A couple years into my marriage I opened the eye gate just a crack by tuning into a X rated channel on cable TV just to see what it was about. Satan knows our weak areas and exploited mine, and I didn't resist all that much. Over the next 10 years I believed I had control over my lust, only viewing pornography several times a year. Each time I would confess my sin and promise the Lord never to look at it again. And I truly believed I had it under control. The church fellowship that I attended during that time was very legalistic and I really understood very little about the grace of God.
Fast forward again to 1999 and my discovery of internet porn websites which was a quantum leap into the porn world. I found myself visiting these sites more and more frequently, mainly because they offered a lot of free viewing anytime I wanted it.
I would go through the endless cycle of temptation leading to sin leading to shame leading to confessing my sin and repenting, only to start the cycle over again a week or two later.
It wasn't until several years later that during a counseling session with my Pastor because my marriage was falling apart that I confessed my sexual sin to him and started climbing my way back up to a life of freedom. My Pastor suggested a support group that dealt with pornography issues and I agreed.
Later that week I discovered Setting Captives Free while doing a Google search. After reading about the SCF program I new that God was urging me to get involved. There are times in our lives when we can look back and see pivotal cross roads that either take us down the right or wrong road. Becoming a student at SCF and enrolling in the 60 day "The Way of Purity" course was one of those key turning points in my life.

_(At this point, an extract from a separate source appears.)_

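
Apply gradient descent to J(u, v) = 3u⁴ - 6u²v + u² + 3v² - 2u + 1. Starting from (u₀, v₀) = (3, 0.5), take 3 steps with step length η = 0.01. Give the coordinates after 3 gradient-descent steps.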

I had only been into the program one month when I knew I was finally free from sexual sin. The depth of God's grace filled my heart and I knew I could never return to the shame and filth of pornography. The next month went by so quickly that I didn't want to give up the excellent teaching that filled every daily lesson.
It's now a year later and I'm a Mentor at SCF and God is using me to direct men towards a life of freedom from pornography and sexual sin.
From sin and shame to a ministry that glorifies God. Only Jesus can do that.